Deeper in the brain, a process called myelination is underway. Myelin is an insulating layer that forms around nerve fibers, allowing electrical signals to travel faster and more efficiently. During the third trimester, myelination progresses through the brain stem, cerebellum, and thalamus. But the white matter of the cerebral hemispheres, the region responsible for higher-level thinking, language, and complex problem-solving, doesn’t begin myelinating until around six months after birth. In other words, this part of brain development isn’t just unfinished at birth. It hasn’t even started yet.

This extended timeline is one reason late-preterm babies (born at 34 to 36 weeks) face higher rates of neurological complications. Compared to full-term newborns, they’re more likely to experience seizures and related conditions in the newborn period.

The Liver Stocks Up Late

The fetal liver begins storing glycogen, a form of glucose the body can tap into quickly for energy, as early as 13 weeks. But the real buildup happens between 24 and 36 weeks, when glycogen stores increase dramatically. These reserves are essential for maintaining blood sugar in the hours after birth, before regular feeding is established.

Babies born before this stockpiling is complete are at higher risk for dangerously low blood sugar, which is why glucose monitoring is routine in preterm and early-term newborns.

Immune Protection Transfers in the Final Weeks

A fetus doesn’t build its own robust immune system before birth.

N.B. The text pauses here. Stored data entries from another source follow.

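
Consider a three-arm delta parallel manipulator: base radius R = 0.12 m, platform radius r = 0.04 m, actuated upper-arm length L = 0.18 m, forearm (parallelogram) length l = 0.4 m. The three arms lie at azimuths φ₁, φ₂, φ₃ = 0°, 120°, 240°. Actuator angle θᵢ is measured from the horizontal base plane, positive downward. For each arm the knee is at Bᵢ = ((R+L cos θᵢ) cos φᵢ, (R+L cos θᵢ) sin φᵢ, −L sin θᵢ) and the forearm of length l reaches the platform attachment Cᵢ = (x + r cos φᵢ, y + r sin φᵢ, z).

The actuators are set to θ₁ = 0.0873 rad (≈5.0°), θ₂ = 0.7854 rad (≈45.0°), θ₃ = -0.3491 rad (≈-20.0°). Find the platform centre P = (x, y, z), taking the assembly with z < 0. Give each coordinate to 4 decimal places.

arm 1 at φ=0.0°: (R−r)+L cos θ1 = 0.2593;  S1 = (0.2593, 0.0000, -0.0157)
arm 2 at φ=120.0°: (R−r)+L cos θ2 = 0.2073;  S2 = (-0.1036, 0.1795, -0.1273)
arm 3 at φ=240.0°: (R−r)+L cos θ3 = 0.2491;  S3 = (-0.1246, -0.2158, 0.0616)
subtract pairs → two planes through P
linear system: -0.7259x+0.3590y = -0.0083−-0.2232z; -0.7678x+-0.4315y = -0.0016−0.1545z
Cramer: x(z) = 0.0071-0.0693z;  y(z) = -0.0088+0.4814z
quadratic in z: (1.2366)z²+(0.0578)z+(-0.0961)=0, √Δ=0.6917 → z ∈ {-0.3031, 0.2563}; z = -0.3031 (taking z<0)
x = 0.0281, y = -0.1548

(0.0281, -0.1548, -0.3031)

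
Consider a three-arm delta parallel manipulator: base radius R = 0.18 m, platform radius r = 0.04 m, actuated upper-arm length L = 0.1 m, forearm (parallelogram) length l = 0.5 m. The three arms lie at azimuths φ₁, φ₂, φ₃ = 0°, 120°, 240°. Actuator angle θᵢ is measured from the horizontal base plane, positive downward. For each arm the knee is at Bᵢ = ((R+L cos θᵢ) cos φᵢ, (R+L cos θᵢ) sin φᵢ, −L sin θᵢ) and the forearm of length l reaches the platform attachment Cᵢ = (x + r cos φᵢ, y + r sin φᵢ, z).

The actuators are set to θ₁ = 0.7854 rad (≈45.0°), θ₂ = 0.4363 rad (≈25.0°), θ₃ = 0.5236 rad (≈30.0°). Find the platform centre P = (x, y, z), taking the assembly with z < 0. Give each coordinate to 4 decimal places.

arm 1 at φ=0.0°: ρ1 = 0.2107;  O1 = (0.2107, 0.0000, -0.0707)
φ2=120.0°: virtual centre (-0.1153, 0.1997, -0.0423), radius l
φ3=240.0°: virtual centre (-0.1133, -0.1962, -0.0500), radius l
|O₂|²−|O₁|² = 0.0056;  |O₃|²−|O₁|² = 0.0044
[-0.6521 0.3995 0.0569]·P = 0.0056;  [-0.6480 -0.3925 0.0414]·P = 0.0044
det = 0.5148;  x = -0.0077+0.0755z,  y = 0.0014+-0.0192z
into |P−O₁|² = l²: 1.0061z² + 0.1084z + -0.1973 = 0;  Δ = 0.8057;  z = -0.5000 or 0.3922 → z<0 root = -0.5000
x = -0.0455, y = 0.0110

(-0.0455, 0.0110, -0.5000)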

Instead, it borrows its mother’s. Antibodies begin crossing the placenta as early as 8 to 10 weeks, but only in tiny amounts. By 22 weeks, the fetus has received roughly 10% of the mother’s circulating antibody levels. By 30 weeks, that number reaches about 50%.

The real surge happens in the final stretch. Between 37 and 40 weeks, antibody concentrations in the baby’s blood often exceed the mother’s own levels. This transferred immunity is what protects newborns from infections during their first months of life, before their own immune systems are mature enough to respond effectively. Babies born significantly early miss much of this transfer, leaving them more vulnerable to infections.

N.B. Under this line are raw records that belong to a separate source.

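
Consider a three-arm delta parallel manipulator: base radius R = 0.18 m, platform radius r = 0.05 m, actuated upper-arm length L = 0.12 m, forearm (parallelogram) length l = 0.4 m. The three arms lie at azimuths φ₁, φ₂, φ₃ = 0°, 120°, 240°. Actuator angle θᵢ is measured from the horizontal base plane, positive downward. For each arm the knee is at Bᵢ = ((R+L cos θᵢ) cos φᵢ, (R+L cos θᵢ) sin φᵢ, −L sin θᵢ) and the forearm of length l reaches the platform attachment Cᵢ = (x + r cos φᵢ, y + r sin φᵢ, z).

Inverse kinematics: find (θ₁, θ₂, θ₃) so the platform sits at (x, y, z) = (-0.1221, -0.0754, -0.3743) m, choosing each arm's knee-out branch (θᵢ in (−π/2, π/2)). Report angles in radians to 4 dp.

θ₁ = 1.2219, θ₂ = 0.6985, θ₃ = 0.0002

rotate P by −φ1: (-0.1221, -0.0754, -0.3743)
  A=0.2521, B=-0.3743, C=(l²−L²−A²−y'²−z²)/(2L)=-0.2656
  θ1 = atan2(B,A) + arccos(C/0.4513) = 1.2219
φ2=120.0° → target in arm frame (-0.0042, 0.1434)
  e−x'=0.1342;  (l²−L²−(e−x')²−y'²−z²)/2L = -0.1379
  θ2 = atan2(B,A) + arccos(C/0.3976) = 0.6985
arm 3 (φ=240.0°): x'=0.1263, y'=-0.0680
  A=0.0037, B=-0.3743, C=(l²−L²−A²−y'²−z²)/(2L)=0.0036
  γ=atan2(-0.3743,0.0037)=-1.5610;  ψ=arccos(0.0095)=1.5613;  θ3=γ+ψ≈0.0002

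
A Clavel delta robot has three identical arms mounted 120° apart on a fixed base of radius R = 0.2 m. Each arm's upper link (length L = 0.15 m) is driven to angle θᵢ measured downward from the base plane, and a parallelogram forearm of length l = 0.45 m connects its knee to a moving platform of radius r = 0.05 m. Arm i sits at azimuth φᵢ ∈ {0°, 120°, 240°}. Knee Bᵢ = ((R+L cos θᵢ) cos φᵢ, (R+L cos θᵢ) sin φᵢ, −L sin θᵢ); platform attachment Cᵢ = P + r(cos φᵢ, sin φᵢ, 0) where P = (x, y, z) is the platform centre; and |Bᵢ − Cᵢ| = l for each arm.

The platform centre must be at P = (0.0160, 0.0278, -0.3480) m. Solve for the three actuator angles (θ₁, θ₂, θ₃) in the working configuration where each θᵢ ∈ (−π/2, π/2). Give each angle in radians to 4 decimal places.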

Brown Fat Prepares the Body for Cold

Inside the womb, temperature is perfectly regulated. Outside, a newborn needs to generate its own heat immediately. This is the job of brown fat, a specialized type of fat tissue that burns energy to produce warmth rather than storing it for later.

Brown fat makes up only about 2% to 4% of a newborn’s body weight, but its heat-generating capacity peaks at birth. The protein responsible for this heat production is present in only small amounts during fetal life. It activates rapidly at birth in response to a surge of hormones triggered by the sudden exposure to cooler air. Babies born prematurely may not have enough brown fat, or enough hormonal readiness, to regulate their temperature effectively.

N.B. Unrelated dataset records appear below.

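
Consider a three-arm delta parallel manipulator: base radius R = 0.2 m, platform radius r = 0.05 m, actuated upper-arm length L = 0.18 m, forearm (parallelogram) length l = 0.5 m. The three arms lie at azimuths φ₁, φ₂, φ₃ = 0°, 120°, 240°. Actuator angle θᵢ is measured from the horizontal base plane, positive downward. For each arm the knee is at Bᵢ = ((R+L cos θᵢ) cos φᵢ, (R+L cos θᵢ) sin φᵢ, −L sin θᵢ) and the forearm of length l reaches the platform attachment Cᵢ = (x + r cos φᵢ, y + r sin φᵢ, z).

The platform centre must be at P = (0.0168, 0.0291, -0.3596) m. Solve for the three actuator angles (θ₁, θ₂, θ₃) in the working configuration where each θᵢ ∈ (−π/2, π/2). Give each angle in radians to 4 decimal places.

arm 1 (φ=0.0°): x'=0.0168, y'=0.0291
  A cos θ + B sin θ = C:  0.1332·cos θ + -0.3596·sin θ = 0.1936
  √(A²+B²)=0.3835;  θ1 = -1.2161+1.0416 ≈ -0.1745
φ2=120.0° → target in arm frame (0.0168, -0.0291)
  e−x'=0.1332;  (l²−L²−(e−x')²−y'²−z²)/2L = 0.1936
  θ2 = atan2(B,A) + arccos(C/0.3835) = -0.1745
arm 3 (φ=240.0°): x'=-0.0336, y'=0.0000
  e−x'=0.1836;  (l²−L²−(e−x')²−y'²−z²)/2L = 0.1516
  θ3 = atan2(B,A) + arccos(C/0.4038) = 0.0871

θ₁ = -0.1745, θ₂ = -0.1745, θ₃ = 0.0871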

Why the Last Few Weeks Matter So Much

The American College of Obstetricians and Gynecologists defines “full term” as 39 weeks through 40 weeks and 6 days. Babies born at 37 or 38 weeks are classified as “early term,” not full term, specifically because of the developmental gaps that still exist at that stage.

The clinical data backs this up across multiple systems. Severe respiratory problems requiring ventilation affect 8.3% of late-preterm newborns compared to 0.28% of full-term babies. Neurological complications, including seizures and brain bleeds, are also more common. Even the seemingly small jump from 38 to 39 weeks shows measurable improvements in outcomes.

This is why scheduled deliveries before 39 weeks are discouraged without a medical reason. Each additional day in the womb during those final weeks gives the lungs more time to produce surfactant, the liver more time to store energy, the brain more time to build connections, and the immune system more time to absorb protective antibodies. The lungs may be the headline answer to what finishes last, but nearly every system is still racing to the finish line right up until birth.